De fait, la profession peine à attirer de nouvelles recrues. Après quelques années d’exercice, de nombreux enseignants jettent l’éponge. Une étude de 2014 menée aux États-Unis sur un échantillon de 50 000 enseignants** montre que plus de 41 % d’entre eux (niveaux d’enseignement primaire et secondaire confondus) quittent la profession dans les cinq ans qui suivent leur entrée en fonction.
Salaires peu élevés, progression professionnelle limitée, fortes pressions exercées par la société, manque de moyens sont autant de facteurs qui dissuadent les jeunes d’embrasser cette carrière.

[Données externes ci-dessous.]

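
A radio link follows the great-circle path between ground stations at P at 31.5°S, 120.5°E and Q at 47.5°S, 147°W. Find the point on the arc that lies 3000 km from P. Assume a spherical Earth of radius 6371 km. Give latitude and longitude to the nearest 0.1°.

The haversine formula gives a central angle δ ≈ 1.202 rad (68.9°) between the endpoints. The total great-circle distance is δ·R ≈ 1.202 × 6371 ≈ 7661 km, so the target fraction is f = 3000/7661 ≈ 0.392.
Interpolate at f ≈ 0.392 with slerp weights a = sin((1−f)δ)/sin δ ≈ 0.716, b = sin(fδ)/sin δ ≈ 0.486.
p = a·p₁ + b·p₂ ≈ (-0.585, 0.347, -0.733); φ = arcsin(p_z) ≈ -47.11°, λ = atan2(p_y, p_x) ≈ 149.33°.

≈ 47.1°S, 149.3°E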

Or, plus de 69 millions d’enseignants devront être recrutés d’ici 2030 pour atteindre les Objectifs de développement durable. Parmi eux, 48,6 millions de nouvelles recrues seront nécessaires pour remplacer les enseignants qui quittent la profession. Une pénurie aiguë d’enseignants se fait d’ores et déjà sentir en Asie du Sud et de l’Ouest ainsi qu’en Afrique subsaharienne.
Comment, dans un tel contexte, attirer une nouvelle génération de professeurs motivés ? La question a inspiré le thème de l’édition 2019 de la Journée mondiale des enseignants : « Les jeunes enseignant(e)s : l’avenir de la profession » (5 octobre).

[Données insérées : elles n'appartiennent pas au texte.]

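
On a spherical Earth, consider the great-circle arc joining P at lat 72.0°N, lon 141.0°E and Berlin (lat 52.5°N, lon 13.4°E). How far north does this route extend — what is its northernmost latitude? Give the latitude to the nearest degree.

≈ 79°N

The great circle lies in the plane with unit normal n̂ = (p₁ × p₂)/|p₁ × p₂|.
Here n̂_z ≈ -0.194; the vertex latitude is φ_max = arccos|n̂_z| ≈ 78.8°.
Check via Clairaut: cos φ_max = |cos φ₁| · sin C = cos(72.0°)·sin(38.9°) ≈ 0.194, again giving ≈ 78.8°.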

Mais au-delà des chiffres, des statistiques et des manchettes alarmantes, il existe pourtant des enseignants que le contexte difficile ne décourage pas. Des enseignants qui continuent d’assurer les cours dans le plus grand dénuement, à des classes pléthoriques. Des enseignants qui choisissent de s’adresser à des apprenants aux parcours de vie accidentés, en rupture avec le système scolaire ou dans des zones reculées. Des enseignants pour qui faire cours est un engagement, un combat quotidien. Ce sont ces professeurs que le Courrier met aujourd’hui à l’honneur.
Vincent Defourny et Agnès Bardon
* « L’analyse avec fin et l’analyse sans fin », 1937.
** Ingersoll, R., Merrill, E., Stuckey, D. (2014). Seven Trends: The Transformation of the Teaching Force. CPRE Research Reports.
Dossier publié à l’occasion de la Journée mondiale des enseignants, célébrée chaque année le 5 octobre.